PSICOLOGíA › EXPERIENCIA CON UN GRUPO BARRIAL
› Por Irupé Mariño, Morena Corvaglia y Adelqui Del Do *
Como profesionales de la salud, creemos que nuestra práctica debe intentar dar respuesta a aquellos que han sido material y simbólicamente descuidados, excluidos, dejados de lado y es por ello que hemos realizado, a lo largo de los años de existencia de Punta del Iceberg, diversas intervenciones en este sentido (Barrio Don Orione, MTD Aníbal Verón; Centro Universitario Devoto). Desde 2009, elegimos trabajar en el Barrio Fátima de Villa Soldati y actualmente estamos iniciando actividades en el barrio de Balvanera, zona de referencia directa de la Facultad de Psicología.
Presumíamos que en un barrio como Fátima habitan los sectores más vulnerados de nuestra sociedad, que allí las necesidades más básicas estarían insatisfechas, que es allí donde más nos necesitan, en tanto actores universitarios. Los primeros recorridos por las calles del barrio, los primeros encuentros, los primeros mates –que, desde entonces, siempre nos esperan– no contradijeron estas presunciones, pero tampoco las afirmaron en el sentido que habíamos supuesto: sí, hay necesidades básicas insatisfechas; sí, allí habitan los sectores más vulnerados; pero, ¿nos necesitan?
Luego de haber visitado el barrio en diversas oportunidades y de habernos entrevistado con referentes sociales del mismo, comenzamos a llevar adelante diferentes actividades; entre ellas, participamos en la coordinación de un grupo de reflexión de mujeres. En un primer momento, el grupo estaba conformado por mujeres de nacionalidad argentina que estaban atravesadas subjetivamente por la problemática de las adicciones. Con el pasar de los encuentros, el grupo original se fue diseminando y aparecieron en escena, espontáneamente, un grupo de mujeres, en su gran mayoría de la comunidad boliviana.
Venían al refugio porque habían escuchado que allí se juntaban mujeres.
Al principio eran tímidas, hablaban poco y nada, miraban permanentemente hacia abajo, era casi imposible que se sentaran en ronda, no respetaban el horario de comienzo ni el de finalización.

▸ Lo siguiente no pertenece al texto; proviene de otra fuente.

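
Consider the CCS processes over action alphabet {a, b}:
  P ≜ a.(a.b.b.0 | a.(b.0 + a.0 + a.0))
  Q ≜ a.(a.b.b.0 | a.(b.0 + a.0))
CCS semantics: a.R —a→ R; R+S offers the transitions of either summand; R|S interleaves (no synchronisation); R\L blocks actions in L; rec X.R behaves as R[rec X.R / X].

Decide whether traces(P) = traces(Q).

trace-equivalent

P's transition system — 13 states:
  u0 = a.(a.b.b.0 | a.(b.0 + a.0 + a.0)) → —a→ u1
  u1 = a.b.b.0 | a.(b.0 + a.0 + a.0) → —a→ u2, —a→ u3
  u2 = a.b.b.0 | (b.0 + a.0 + a.0) → —a→ u4, —a→ u5, —b→ u4
  u3 = b.b.0 | a.(b.0 + a.0 + a.0) → —a→ u5, —b→ u6
  u4 = a.b.b.0 | 0 → —a→ u7
  u5 = b.b.0 | (b.0 + a.0 + a.0) → —a→ u7, —b→ u7, —b→ u8
  u6 = b.0 | a.(b.0 + a.0 + a.0) → —a→ u8, —b→ u9
  u7 = b.b.0 | 0 → —b→ u10
  u8 = b.0 | (b.0 + a.0 + a.0) → —a→ u10, —b→ u10, —b→ u11
  u9 = 0 | a.(b.0 + a.0 + a.0) → —a→ u11
  u10 = b.0 | 0 → —b→ u12
  u11 = 0 | (b.0 + a.0 + a.0) → —a→ u12, —b→ u12
  u12 = 0 | 0 → stopped
Q's transition system — 13 states:
  v0 = a.(a.b.b.0 | a.(b.0 + a.0)) → —a→ v1
  v1 = a.b.b.0 | a.(b.0 + a.0) → —a→ v2, —a→ v3
  v2 = a.b.b.0 | (b.0 + a.0) → —a→ v4, —a→ v5, —b→ v4
  v3 = b.b.0 | a.(b.0 + a.0) → —a→ v5, —b→ v6
  v4 = a.b.b.0 | 0 → —a→ v7
  v5 = b.b.0 | (b.0 + a.0) → —a→ v7, —b→ v7, —b→ v8
  v6 = b.0 | a.(b.0 + a.0) → —a→ v8, —b→ v9
  v7 = b.b.0 | 0 → —b→ v10
  v8 = b.0 | (b.0 + a.0) → —a→ v10, —b→ v10, —b→ v11
  v9 = 0 | a.(b.0 + a.0) → —a→ v11
  v10 = b.0 | 0 → —b→ v12
  v11 = 0 | (b.0 + a.0) → —a→ v12, —b→ v12
  v12 = 0 | 0 → stopped
Coarsest stable partition (strong bisimilarity classes):
  B0 = {u0, v0}
  B1 = {u1, v1}
  B2 = {u2, v2}
  B3 = {u4, v4}
  B4 = {u7, v7}
  B5 = {u10, v10}
  B6 = {u12, v12}
  B7 = {u5, v5}
  B8 = {u8, v8}
  B9 = {u11, v11}
  B10 = {u3, v3}
  B11 = {u6, v6}
  B12 = {u9, v9}
u0 ∈ B0, v0 ∈ B0 → same block
Bisimilar ⇒ trace-equivalent.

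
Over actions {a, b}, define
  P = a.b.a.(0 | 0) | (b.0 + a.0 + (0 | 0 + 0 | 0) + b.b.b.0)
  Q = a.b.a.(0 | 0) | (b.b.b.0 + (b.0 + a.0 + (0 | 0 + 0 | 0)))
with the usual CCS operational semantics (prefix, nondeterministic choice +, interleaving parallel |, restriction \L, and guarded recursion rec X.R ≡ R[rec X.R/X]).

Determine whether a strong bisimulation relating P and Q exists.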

Era muy frecuente que, mientras alguien estaba hablando, armaran conversaciones de a dos o tres, mientras otra se dirigía al grupo. Un tema que se trabajó fue el de los hijos menores: al principio, costaba mucho que los dejaran en la “juegoteca” que funcionaba en el refugio contiguo.
Cuando finalmente se apropiaron del espacio y comenzaron a sentir que podían decir, hablaron sobre sus padeceres: violencia, maltrato, abuso, en el seno familiar; falta de trabajo o su contraparte, la explotación. Falta de afecto y contención por parte de la familia, que había quedado en su país de origen o que directamente no existía como tal. A esto se sumaba, en la gran mayoría de los casos, la imposibilidad de establecer una red social de contención, dispersión o reflexión, en este nuevo país.
Otro tema clivaje, que surgió con el correr de los encuentros, fue la inscripción fuertemente arraigada en cada una de ellas, del discurso moral producto de las sociedades patriarcales, objetivado en el ideal de familia cristiano, en el sacrificio propio a favor de la crianza de los hijos, así como también en la negación del propio cuerpo como agente de placer.
Se trabajó mucho con actividades planificadas, dada la dificultad que expresaban las mujeres para traer ellas algún tema del que les interesara hablar. Esta modalidad permitió durante el primer año mantener una cierta dinámica de diálogo e intercambio que, después, con el correr de los encuentros, se pudo establecer ya sin necesidad de tener algo pautado previamente.
Otro tema que se trabajó fue el horario de los encuentros y la disposición espacial, ambos aspectos fuertemente resistidos en acto por el grupo. Se logró acordar un horario entre todas, con el compromiso, muchas veces fallido, de respetarlo. Y pudimos, también con esfuerzo, deshacer la lógica de la “segunda fila” de sillas que se armaba con las mujeres que no llegaban a horario.
Sin embargo, a lo largo de casi dos años de trabajo con este grupo, los cambios más significativos estuvieron dados en relación con la capacidad individual de cada una de las mujeres, de abrirse al grupo, de tomar la palabra, de poder decir, de apropiarse de la “ronda”, de darse lugar para llorar y a la vez para reír, pero siempre como individualidades.
* Integrantes de la agrupación Punta del Iceberg. Fragmento de un trabajo destinado al Primer Encuentro Nacional de Psicología Comunitaria.